Cross references. — For definition of "board", see 74-2-2 NMSA 1978.
For notice by publication, see 14-11-1 NMSA 1978 et seq.
The 1992 amendment, effective March 5, 1992, substituted "adoption" for "promulgation" in the first sentence of Subsection A, substituted "environmental improvement board or the local board" for "board" several times throughout the section, deleted former Subsection G relating to appeals, and made minor stylistic changes throughout the section.
Temporary provisions. — Laws 1992, ch. 20, § 22, effective March 5, 1992, provides that all rules, regulations and administrative determinations of the environmental improvement board or a local board created by any local air quality authority and the department of environment or the administrative agency of a local air quality authority pertaining to air quality that existed prior to the effective date of the 1992 amendments to the Air Quality Control Act (March 5, 1992) set forth in that act shall remain in effect after that date until repealed or amended unless in conflict with, prohibited by or inconsistent with, the provisions of the Air Quality Control Act, as amended, and provides that all enforcement actions taken before or after the effective date of the amendments to the Air Quality Control Act (March 5, 1992) set forth in this 1992 act shall be valid if based upon an act or failure to act that violated a provision of law or regulation in effect at the time of the act or failure to act.

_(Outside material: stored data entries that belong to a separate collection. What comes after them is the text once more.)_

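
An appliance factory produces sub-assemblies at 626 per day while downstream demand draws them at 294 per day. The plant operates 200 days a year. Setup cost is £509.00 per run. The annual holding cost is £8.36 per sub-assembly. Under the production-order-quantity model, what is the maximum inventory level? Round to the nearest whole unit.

Annual demand D = 294 × 200 = 58,800.
Production build-up factor (1 − d/p) = 1 − 294/626 = 0.5304.
Q* = √(2DS / (H(1 − d/p))) = √(2 × 58,800 × 509 / (8.36 × 0.5304)).
= √(59,858,400 / 4.4337) ≈ 3674.325.
Maximum inventory = Q*(1 − d/p) = 3674.325 × 0.5304 ≈ 1948.683.

I_max ≈ 1,949 sub-assemblies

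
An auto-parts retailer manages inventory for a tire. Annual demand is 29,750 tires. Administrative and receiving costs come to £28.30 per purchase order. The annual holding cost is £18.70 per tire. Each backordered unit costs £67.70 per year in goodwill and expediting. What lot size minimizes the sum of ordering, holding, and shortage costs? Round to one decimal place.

With planned backorders, Q* = √(2DS/H) · √((H+B)/B).
√(2DS/H) = √(2 × 29,750 × 28.3 / 18.7) = 300.076.
√((H+B)/B) = √((18.7+67.7)/67.7) = 1.1297.
Q* ≈ 338.995.

Q* ≈ 339.0 tires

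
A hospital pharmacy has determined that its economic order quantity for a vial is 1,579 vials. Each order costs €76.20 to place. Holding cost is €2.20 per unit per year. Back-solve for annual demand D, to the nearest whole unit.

Squaring Q* = √(2DS/H) gives Q*² = 2DS/H.
From Q* = √(2DS/H): D = Q*²H / (2S) = 1,579² × 2.2 / (2 × 76.2) = 35991.668.

D ≈ 35,992 vials per year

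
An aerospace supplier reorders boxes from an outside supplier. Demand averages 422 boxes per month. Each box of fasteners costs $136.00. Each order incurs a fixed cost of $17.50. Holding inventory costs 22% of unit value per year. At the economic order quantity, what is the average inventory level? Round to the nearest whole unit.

Average inventory ≈ 38 boxes

Annual demand D = 422 × 12 = 5,064.
Holding cost H = 0.22 × $136.00 = $29.9200 per unit per year.
Q* = √(2DS/H) = √(2 × 5,064 × 17.5 / 29.92) ≈ 76.97.
Average inventory = Q*/2 ≈ 76.97 / 2 = 38.483.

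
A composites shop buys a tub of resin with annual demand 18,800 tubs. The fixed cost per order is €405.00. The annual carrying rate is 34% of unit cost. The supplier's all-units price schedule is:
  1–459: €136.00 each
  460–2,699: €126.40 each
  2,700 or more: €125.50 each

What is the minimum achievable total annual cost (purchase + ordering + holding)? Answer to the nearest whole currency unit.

Holding cost per unit per year at price C is H = 0.34·C.
Candidates are each tier's EOQ (if it falls in that tier) and each price-break quantity.
Tier 1 (€136.00): EOQ = 573.9 exceeds tier's upper bound 459, so this tier is dominated.
EOQ at €126.40 = 595.3 (feasible in tier 2): TC = 18,800×€126.40 + (18,800/595.3)×405 + (595.3/2)×0.34×€126.40 = €2,401,902.00.
EOQ at €125.50 = 597.4 < 2700, so use break Q=2700: TC = 18,800×€125.50 + (18,800/2700.0)×405 + (2700.0/2)×0.34×€125.50 = €2,419,824.50.
Lowest total cost among the candidates is at Q = 595.3.

TC* ≈ €2,401,902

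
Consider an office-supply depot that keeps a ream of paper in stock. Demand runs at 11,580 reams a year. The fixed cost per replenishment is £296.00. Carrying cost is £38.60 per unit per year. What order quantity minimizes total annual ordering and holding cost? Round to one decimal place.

Q* ≈ 421.4 reams

EOQ = √(2DS / H) = √(2 × 11,580 × 296 / 38.6).
= √(6,855,360 / 38.6) = √177,600 ≈ 421.426.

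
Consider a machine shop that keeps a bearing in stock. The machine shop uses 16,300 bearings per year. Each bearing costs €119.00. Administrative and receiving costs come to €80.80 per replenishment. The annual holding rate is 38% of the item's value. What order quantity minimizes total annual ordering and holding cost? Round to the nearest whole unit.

Q* ≈ 241 bearings

Holding cost H = 0.38 × €119.00 = €45.2200 per unit per year.
EOQ = √(2DS / H) = √(2 × 16,300 × 80.8 / 45.22).
= √(2,634,080 / 45.22) = √58,250.3317 ≈ 241.351.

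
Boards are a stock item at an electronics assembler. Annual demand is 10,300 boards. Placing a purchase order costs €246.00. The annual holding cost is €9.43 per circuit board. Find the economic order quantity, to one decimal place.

EOQ = √(2DS / H) = √(2 × 10,300 × 246 / 9.43).
= √(5,067,600 / 9.43) = √537,391.3043 ≈ 733.070.

Q* ≈ 733.1 boards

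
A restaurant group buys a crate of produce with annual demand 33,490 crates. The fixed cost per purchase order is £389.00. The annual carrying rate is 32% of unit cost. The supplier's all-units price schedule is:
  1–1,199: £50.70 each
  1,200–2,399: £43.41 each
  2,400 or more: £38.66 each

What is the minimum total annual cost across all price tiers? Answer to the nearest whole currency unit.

TC* ≈ £1,314,997

Holding cost per unit per year at price C is H = 0.32·C.
Evaluate total cost at each tier's feasible EOQ or, if the EOQ is below the tier, at the tier's minimum quantity.
Tier 1 (£50.70): EOQ = 1267.3 exceeds tier's upper bound 1199, so this tier is dominated.
EOQ at £43.41 = 1369.5 (feasible in tier 2): TC = 33,490×£43.41 + (33,490/1369.5)×389 + (1369.5/2)×0.32×£43.41 = £1,472,825.58.
EOQ at £38.66 = 1451.2 < 2400, so use break Q=2400: TC = 33,490×£38.66 + (33,490/2400.0)×389 + (2400.0/2)×0.32×£38.66 = £1,314,997.01.
Lowest total cost among the candidates is at Q = 2400.0.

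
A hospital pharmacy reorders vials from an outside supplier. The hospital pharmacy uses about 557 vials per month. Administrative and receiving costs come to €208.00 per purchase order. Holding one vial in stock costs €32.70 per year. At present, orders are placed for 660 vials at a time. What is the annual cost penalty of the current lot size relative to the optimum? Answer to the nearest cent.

Annual demand D = 557 × 12 = 6,684.
EOQ = √(2DS/H) = √(2 × 6,684 × 208 / 32.7) ≈ 291.60.
Cost at Q* = (D/Q*)S + (Q*/2)H = √(2DSH) ≈ €9,535.40.
Cost at Q = 660: (6,684/660)×208 + (660/2)×32.7 = €2,106.47 + €10,791.00 = €12,897.47.
Excess = €12,897.47 − €9,535.40 = €3,362.08.

Extra cost ≈ €3,362.08 per year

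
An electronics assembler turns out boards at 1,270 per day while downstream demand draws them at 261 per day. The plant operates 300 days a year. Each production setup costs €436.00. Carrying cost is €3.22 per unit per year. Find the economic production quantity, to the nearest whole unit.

Q* ≈ 5,166 boards

Annual demand D = 261 × 300 = 78,300.
Production build-up factor (1 − d/p) = 1 − 261/1,270 = 0.7945.
Q* = √(2DS / (H(1 − d/p))) = √(2 × 78,300 × 436 / (3.22 × 0.7945)).
= √(68,277,600 / 2.5583) ≈ 5166.155.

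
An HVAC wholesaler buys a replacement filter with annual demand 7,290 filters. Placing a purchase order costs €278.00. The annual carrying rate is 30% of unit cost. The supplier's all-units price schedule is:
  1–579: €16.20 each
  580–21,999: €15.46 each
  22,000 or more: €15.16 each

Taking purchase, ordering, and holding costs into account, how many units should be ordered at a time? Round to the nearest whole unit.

Q* ≈ 935 filters

Holding cost per unit per year at price C is H = 0.30·C.
Candidates are each tier's EOQ (if it falls in that tier) and each price-break quantity.
Tier 1 (€16.20): EOQ = 913.2 exceeds tier's upper bound 579, so this tier is dominated.
EOQ at €15.46 = 934.8 (feasible in tier 2): TC = 7,290×€15.46 + (7,290/934.8)×278 + (934.8/2)×0.30×€15.46 = €117,039.17.
EOQ at €15.16 = 944.0 < 22000, so use break Q=22000: TC = 7,290×€15.16 + (7,290/22000.0)×278 + (22000.0/2)×0.30×€15.16 = €160,636.52.
Lowest total cost is €117,039.17 at Q = 934.8.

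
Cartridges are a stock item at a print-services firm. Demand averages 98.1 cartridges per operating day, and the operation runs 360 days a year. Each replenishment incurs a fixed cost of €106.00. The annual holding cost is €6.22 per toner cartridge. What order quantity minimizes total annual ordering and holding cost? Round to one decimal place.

Annual demand D = 98.1 × 360 = 35,316.
EOQ = √(2DS / H) = √(2 × 35,316 × 106 / 6.22).
= √(7,486,992 / 6.22) = √1,203,696.463 ≈ 1097.131.

Q* ≈ 1,097.1 cartridges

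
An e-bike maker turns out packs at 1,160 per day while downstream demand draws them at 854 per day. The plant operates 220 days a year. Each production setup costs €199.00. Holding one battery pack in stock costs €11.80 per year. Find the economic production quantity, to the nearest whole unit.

Q* ≈ 4,901 packs

Annual demand D = 854 × 220 = 187,880.
Production build-up factor (1 − d/p) = 1 − 854/1,160 = 0.2638.
Q* = √(2DS / (H(1 − d/p))) = √(2 × 187,880 × 199 / (11.8 × 0.2638)).
= √(74,776,240 / 3.1128) ≈ 4901.275.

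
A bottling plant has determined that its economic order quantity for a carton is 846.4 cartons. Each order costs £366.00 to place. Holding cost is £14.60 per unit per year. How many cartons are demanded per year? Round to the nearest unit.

D ≈ 14,289 cartons per year

Squaring Q* = √(2DS/H) gives Q*² = 2DS/H.
From Q* = √(2DS/H): D = Q*²H / (2S) = 846.4² × 14.6 / (2 × 366) = 14288.712.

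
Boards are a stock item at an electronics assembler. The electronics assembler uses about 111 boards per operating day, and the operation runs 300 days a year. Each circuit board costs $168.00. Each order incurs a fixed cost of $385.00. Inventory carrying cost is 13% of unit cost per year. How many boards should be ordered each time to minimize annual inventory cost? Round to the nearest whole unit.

Q* ≈ 1,084 boards

Annual demand D = 111 × 300 = 33,300.
Holding cost H = 0.13 × $168.00 = $21.8400 per unit per year.
EOQ = √(2DS / H) = √(2 × 33,300 × 385 / 21.84).
= √(25,641,000 / 21.84) = √1,174,038.4615 ≈ 1083.531.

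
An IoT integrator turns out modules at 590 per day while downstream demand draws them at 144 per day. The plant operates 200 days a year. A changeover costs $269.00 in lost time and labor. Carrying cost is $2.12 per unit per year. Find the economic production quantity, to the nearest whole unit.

Annual demand D = 144 × 200 = 28,800.
Production build-up factor (1 − d/p) = 1 − 144/590 = 0.7559.
Q* = √(2DS / (H(1 − d/p))) = √(2 × 28,800 × 269 / (2.12 × 0.7559)).
= √(15,494,400 / 1.6026) ≈ 3109.410.

Q* ≈ 3,109 modules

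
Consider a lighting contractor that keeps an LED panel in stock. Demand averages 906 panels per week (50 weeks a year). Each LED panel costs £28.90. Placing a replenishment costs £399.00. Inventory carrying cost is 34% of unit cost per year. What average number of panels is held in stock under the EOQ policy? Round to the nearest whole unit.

Average inventory ≈ 959 panels

Annual demand D = 906 × 50 = 45,300.
Holding cost H = 0.34 × £28.90 = £9.8260 per unit per year.
Q* = √(2DS/H) = √(2 × 45,300 × 399 / 9.826) ≈ 1918.06.
Average inventory = Q*/2 ≈ 1918.06 / 2 = 959.030.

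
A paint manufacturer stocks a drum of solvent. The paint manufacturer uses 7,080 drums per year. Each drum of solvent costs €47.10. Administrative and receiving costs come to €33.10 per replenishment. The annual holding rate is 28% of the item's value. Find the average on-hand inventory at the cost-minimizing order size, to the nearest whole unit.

Holding cost H = 0.28 × €47.10 = €13.1880 per unit per year.
EOQ = √(2DS/H) = √(2 × 7,080 × 33.1 / 13.188) ≈ 188.52.
Average inventory = Q*/2 ≈ 188.52 / 2 = 94.260.

Average inventory ≈ 94 drums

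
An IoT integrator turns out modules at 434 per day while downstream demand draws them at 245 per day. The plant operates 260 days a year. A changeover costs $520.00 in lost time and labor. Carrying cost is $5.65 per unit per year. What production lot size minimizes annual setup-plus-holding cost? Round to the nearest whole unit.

Q* ≈ 5,189 modules

Annual demand D = 245 × 260 = 63,700.
Production build-up factor (1 − d/p) = 1 − 245/434 = 0.4355.
Q* = √(2DS / (H(1 − d/p))) = √(2 × 63,700 × 520 / (5.65 × 0.4355)).
= √(66,248,000 / 2.4605) ≈ 5188.910.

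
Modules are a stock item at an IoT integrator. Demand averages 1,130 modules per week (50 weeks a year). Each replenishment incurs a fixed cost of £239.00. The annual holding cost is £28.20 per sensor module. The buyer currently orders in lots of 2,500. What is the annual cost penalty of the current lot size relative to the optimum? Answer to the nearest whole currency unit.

Extra cost ≈ £13,054 per year

Annual demand D = 1,130 × 50 = 56,500.
EOQ = √(2DS/H) = √(2 × 56,500 × 239 / 28.2) ≈ 978.62.
Cost at Q* = (D/Q*)S + (Q*/2)H = √(2DSH) ≈ £27,597.05.
Cost at Q = 2,500: (56,500/2,500)×239 + (2,500/2)×28.2 = £5,401.40 + £35,250.00 = £40,651.40.
Excess = £40,651.40 − £27,597.05 = £13,054.35.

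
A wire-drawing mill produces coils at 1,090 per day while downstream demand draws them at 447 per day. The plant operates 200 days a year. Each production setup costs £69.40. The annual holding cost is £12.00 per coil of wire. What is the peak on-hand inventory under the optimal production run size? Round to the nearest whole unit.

Annual demand D = 447 × 200 = 89,400.
Production build-up factor (1 − d/p) = 1 − 447/1,090 = 0.5899.
Q* = √(2DS / (H(1 − d/p))) = √(2 × 89,400 × 69.4 / (12 × 0.5899)).
= √(12,408,720 / 7.0789) ≈ 1323.978.
Maximum inventory = Q*(1 − d/p) = 1323.978 × 0.5899 ≈ 781.025.

I_max ≈ 781 coils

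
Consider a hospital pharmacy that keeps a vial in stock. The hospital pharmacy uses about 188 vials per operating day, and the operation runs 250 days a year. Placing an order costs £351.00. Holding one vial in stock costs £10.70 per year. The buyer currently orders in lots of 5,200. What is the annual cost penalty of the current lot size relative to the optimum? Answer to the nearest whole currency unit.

Extra cost ≈ £12,203 per year

Annual demand D = 188 × 250 = 47,000.
EOQ = √(2DS/H) = √(2 × 47,000 × 351 / 10.7) ≈ 1756.00.
Cost at Q* = (D/Q*)S + (Q*/2)H = √(2DSH) ≈ £18,789.25.
Cost at Q = 5,200: (47,000/5,200)×351 + (5,200/2)×10.7 = £3,172.50 + £27,820.00 = £30,992.50.
Excess = £30,992.50 − £18,789.25 = £12,203.25.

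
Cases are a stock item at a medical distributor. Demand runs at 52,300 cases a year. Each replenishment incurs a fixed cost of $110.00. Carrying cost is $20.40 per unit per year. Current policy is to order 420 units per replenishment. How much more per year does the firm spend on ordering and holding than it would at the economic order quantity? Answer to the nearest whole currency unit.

EOQ = √(2DS/H) = √(2 × 52,300 × 110 / 20.4) ≈ 751.01.
Cost at Q* = (D/Q*)S + (Q*/2)H = √(2DSH) ≈ $15,320.65.
Cost at Q = 420: (52,300/420)×110 + (420/2)×20.4 = $13,697.62 + $4,284.00 = $17,981.62.
Excess = $17,981.62 − $15,320.65 = $2,660.97.

Extra cost ≈ $2,661 per year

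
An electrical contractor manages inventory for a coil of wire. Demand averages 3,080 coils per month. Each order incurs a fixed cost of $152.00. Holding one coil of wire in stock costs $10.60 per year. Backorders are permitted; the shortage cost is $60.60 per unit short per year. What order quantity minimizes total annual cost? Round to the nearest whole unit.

Q* ≈ 1,116 coils

Annual demand D = 3,080 × 12 = 36,960.
With planned backorders, Q* = √(2DS/H) · √((H+B)/B).
√(2DS/H) = √(2 × 36,960 × 152 / 10.6) = 1029.556.
√((H+B)/B) = √((10.6+60.6)/60.6) = 1.0839.
Q* ≈ 1115.973.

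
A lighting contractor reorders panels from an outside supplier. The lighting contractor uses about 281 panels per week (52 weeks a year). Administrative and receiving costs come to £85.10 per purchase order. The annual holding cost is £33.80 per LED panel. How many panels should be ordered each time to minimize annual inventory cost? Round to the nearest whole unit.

Q* ≈ 271 panels

Annual demand D = 281 × 52 = 14,612.
EOQ = √(2DS / H) = √(2 × 14,612 × 85.1 / 33.8).
= √(2,486,962.4 / 33.8) = √73,578.7692 ≈ 271.254.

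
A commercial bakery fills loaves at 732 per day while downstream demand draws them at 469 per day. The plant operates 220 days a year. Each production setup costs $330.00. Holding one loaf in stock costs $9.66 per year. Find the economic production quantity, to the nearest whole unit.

Annual demand D = 469 × 220 = 103,180.
Production build-up factor (1 − d/p) = 1 − 469/732 = 0.3593.
Q* = √(2DS / (H(1 − d/p))) = √(2 × 103,180 × 330 / (9.66 × 0.3593)).
= √(68,098,800 / 3.4707) ≈ 4429.542.

Q* ≈ 4,430 loaves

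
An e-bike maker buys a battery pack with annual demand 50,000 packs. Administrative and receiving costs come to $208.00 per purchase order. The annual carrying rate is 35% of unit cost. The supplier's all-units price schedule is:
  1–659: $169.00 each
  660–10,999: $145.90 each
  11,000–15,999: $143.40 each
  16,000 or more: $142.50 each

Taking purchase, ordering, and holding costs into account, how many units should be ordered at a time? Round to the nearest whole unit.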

Production at hearing of supporting substantial evidence not required. — An adjudicatory or trial-type hearing is not contemplated by this section; the validity of a regulation is not dependent upon support by substantial evidence adduced at a hearing. Wylie Bros. Contracting Co. v. Albuquerque-Bernalillo Cnty. Air Quality Control Bd., 1969-NMCA-089, 80 N.M. 633, 459 P.2d 159.
Notice and hearing prerequisite to granting variance. — The environmental improvement board cannot grant a variance without first having given the public reasonable notice and a hearing on the contemplated variance. Where the notice of the hearing on a proposed amendment contains no mention of a variance, the board cannot legally grant a variance after the hearing. The order granting the variance is, therefore, void. 1976 Op. Att'y Gen. No. 76-23.
Am. Jur. 2d, A.L.R. and C.J.S. references. — 61A Am. Jur. 2d Pollution Control § 4.
Validity of state and local air pollution administrative rules, 74 A.L.R.4th 566.
39A C.J.S. Health and Environment §§ 138, 142.